The magazines were acquired last year by Dotdash, a subsidiary of Mr. Diller’s InterActiveCorp, when it bought the publishing giant Meredith for roughly $2.7 billion.
“We have said from the beginning, buying Meredith was about buying brands, not magazines or websites,” Neil Vogel, the chief executive of Dotdash Meredith, wrote in the memo, which was obtained by The New York Times. “It is not news to anyone that there has been a pronounced shift in readership and advertising from print to digital, and as a result, for a few important brands, print is no longer serving the brand’s core purpose.”

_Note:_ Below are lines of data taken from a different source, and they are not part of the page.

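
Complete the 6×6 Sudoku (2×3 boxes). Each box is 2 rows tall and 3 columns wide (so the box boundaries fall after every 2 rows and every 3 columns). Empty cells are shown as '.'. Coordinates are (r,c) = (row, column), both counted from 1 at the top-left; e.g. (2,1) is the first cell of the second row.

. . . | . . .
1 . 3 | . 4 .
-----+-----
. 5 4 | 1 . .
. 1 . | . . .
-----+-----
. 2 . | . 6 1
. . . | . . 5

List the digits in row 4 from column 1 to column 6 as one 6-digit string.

(2,2) = 6: row 2 has {1,3,4}; col 2 has {1,2,5}; box has {1,3} → only 6 remains.
(2,6) = 2: row 2 has {1,3,4,6}; col 6 has {1,5}; box has {4} → only 2 remains.
(5,3) = 5: row 5 has {1,2,6}; col 3 has {3,4}; box has {2} → only 5 remains.
(1,2) = 4: row 1 has {}; col 2 has {1,2,5,6}; box has {1,3,6} → only 4 remains.
(1,3) = 2: row 1 has {4}; col 3 has {3,4,5}; box has {1,3,4,6} → only 2 remains.
(2,4) = 5: row 2 has {1,2,3,4,6}; col 4 has {1}; box has {2,4} → only 5 remains.
(4,3) = 6: row 4 has {1}; col 3 has {2,3,4,5}; box has {1,4,5} → only 6 remains.
(6,2) = 3: row 6 has {5}; col 2 has {1,2,4,5,6}; box has {2,5} → only 3 remains.
(6,3) = 1: row 6 has {3,5}; col 3 has {2,3,4,5,6}; box has {2,3,5} → only 1 remains.
(6,5) = 2: row 6 has {1,3,5}; col 5 has {4,6}; box has {1,5,6} → only 2 remains.
(1,1) = 5: row 1 has {2,4}; col 1 has {1}; box has {1,2,3,4,6} → only 5 remains.
(3,5) = 3: row 3 has {1,4,5}; col 5 has {2,4,6}; box has {1} → only 3 remains.
(3,6) = 6: row 3 has {1,3,4,5}; col 6 has {1,2,5}; box has {1,3} → only 6 remains.
(4,5) = 5: row 4 has {1,6}; col 5 has {2,3,4,6}; box has {1,3,6} → only 5 remains.
(4,6) = 4: row 4 has {1,5,6}; col 6 has {1,2,5,6}; box has {1,3,5,6} → only 4 remains.
(5,1) = 4: row 5 has {1,2,5,6}; col 1 has {1,5}; box has {1,2,3,5} → only 4 remains.
(5,4) = 3: row 5 has {1,2,4,5,6}; col 4 has {1,5}; box has {1,2,5,6} → only 3 remains.
(6,1) = 6: row 6 has {1,2,3,5}; col 1 has {1,4,5}; box has {1,2,3,4,5} → only 6 remains.
(6,4) = 4: row 6 has {1,2,3,5,6}; col 4 has {1,3,5}; box has {1,2,3,5,6} → only 4 remains.
(1,4) = 6: row 1 has {2,4,5}; col 4 has {1,3,4,5}; box has {2,4,5} → only 6 remains.
(1,5) = 1: row 1 has {2,4,5,6}; col 5 has {2,3,4,5,6}; box has {2,4,5,6} → only 1 remains.
(1,6) = 3: row 1 has {1,2,4,5,6}; col 6 has {1,2,4,5,6}; box has {1,2,4,5,6} → only 3 remains.
(3,1) = 2: row 3 has {1,3,4,5,6}; col 1 has {1,4,5,6}; box has {1,4,5,6} → only 2 remains.
(4,1) = 3: row 4 has {1,4,5,6}; col 1 has {1,2,4,5,6}; box has {1,2,4,5,6} → only 3 remains.
(4,4) = 2: row 4 has {1,3,4,5,6}; col 4 has {1,3,4,5,6}; box has {1,3,4,5,6} → only 2 remains.

316254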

The online audience for Parents, InStyle and EatingWell increased 40 percent compared with last year, according to the memo, which was first reported by The Wall Street Journal.
Dotdash Meredith also runs People, Better Homes & Gardens, Food & Wine and other publications that will remain in print. Mr. Vogel said the company planned to invest more than $80 million in content this year and print more than 350 million magazines.
“Today’s step is not a cost savings exercise and it is not about capturing synergies or any other acquisition jargon, it is about embracing the inevitable digital future for the affected brands,” he said in the memo. “Naysayers will interpret this as another nail in print’s coffin. They couldn’t be more wrong — print remains core to Dotdash Meredith.”
When Entertainment Weekly debuted in 1990, critics doubted it would last, and even some employees started an office pool, betting on how many issues it could survive. The bets were capped at 26 issues.
But on Wednesday, tributes to Entertainment Weekly and its long success flooded social media, including recollections of star-studded covers taped inside high school lockers and descriptions of the publication as a pop-culture bible.
Avid readers of InStyle recounted how they maxed out credit cards subscribing to the fashion tome and hauled the magazine with them on moves. The publication, known for showcasing celebrities using a formula it once described as “strapless dress, hand on hip, sellable smile,” was founded in 1994 with Barbra Streisand on its first cover.
The end of the print editions follows a now familiar industry trend: Many magazine companies are looking for ways to cut costs as the circulation of physical copies continues to drop and competition for advertising dollars becomes more fierce. Shape, a women’s fitness magazine owned by Meredith, stopped print editions at the end of last year. In September, the U.S. print version of Marie Claire, owned by the British publisher Future Media, was shuttered. Hearst discontinued regular print editions of O, The Oprah Magazine, in 2020.